Medicine is underpinned by both art and science. Art that relies upon strong therapeutic relationships with patients and populations. And science that brings statistical rigor to clinical and public health practice. If allegations reported in The Washington Post on Dec 15 are credible, the Trump administration has seriously undermined both foundations by banning the words “vulnerable”, “entitlement”, “diversity”, “transgender”, “fetus”, “evidence-based”, and “science-based” from government documents for the US$7 billion budget discussions about the Centers for Disease Control and Prevention (CDC). Another phrase allegedly forbidden is “health equity”. A spokesperson for Health and Human Services told The Lancet that “science should always drive the narrative” and that “recent media reports appear to be based on confusion that arose when employees misconstrued guidelines”.

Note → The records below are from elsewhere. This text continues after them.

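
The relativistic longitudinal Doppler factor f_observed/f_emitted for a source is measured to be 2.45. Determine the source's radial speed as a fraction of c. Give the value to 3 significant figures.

f_obs/f_src = √((1+β)/(1−β)) = 2.45  ⇒  (1+β)/(1−β) = 6.0025
β = |1 − D²|/(1 + D²) = |1 − 6.0025|/(1 + 6.0025) = 0.714

β ≈ 0.714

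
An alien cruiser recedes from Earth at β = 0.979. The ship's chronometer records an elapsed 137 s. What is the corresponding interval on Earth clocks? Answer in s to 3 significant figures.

Δt ≈ 672 s

γ = 1/√(1 − 0.979²) = 4.9053
Time dilation: Δt = γτ₀ = 4.9053 × 137 s = 672 s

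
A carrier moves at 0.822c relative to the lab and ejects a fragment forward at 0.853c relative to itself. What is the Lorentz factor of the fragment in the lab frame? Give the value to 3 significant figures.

γ ≈ 5.72

u_lab = (0.853 + 0.822)/(1 + 0.853×0.822) = 1.675/1.70117 = 0.984619
γ = 1/√(1 − 0.984619²) = 5.72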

If true, the administration’s Orwellian diktat is both absurd and sinister. As the US National Academies of Sciences, Engineering, and Medicine observed: “such a directive would be unprecedented and contrary to the spirit of scientific integrity”. With individuals and science censored, how would the CDC realise its mission to protect people from diseases? Improve maternal and child health without making the fetus central? Control the opioid epidemic without addressing vulnerability? This interference is a crime against intelligence and insults the diversity and freedom of speech that the USA espouses.

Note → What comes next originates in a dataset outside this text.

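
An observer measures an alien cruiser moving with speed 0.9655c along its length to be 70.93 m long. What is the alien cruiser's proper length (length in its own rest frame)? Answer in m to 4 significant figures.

L₀ ≈ 272.4 m

γ = 1/√(1 − 0.9655²) = 3.84020
L₀ = γL = 3.84020 × 70.93 = 272.4 m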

The disenfranchisement of people and perversion of science undermines trust in government and places the health of Americans at risk. The administration needs to provide a full account and explanation of the circumstances around the “misconstrued guidelines”. Failure to do so—or confirmation of the ban—would demand a forceful response, not only from within the USA, but also from her friends and from health leaders around the globe, particularly from WHO, whose constitution specifies a government’s responsibility for the health of its people, recognises the importance of research, and calls for all necessary action to attain the objective of the organisation. Only with loud and united condemnation can this foolishness be overcome; with silence, it will spread.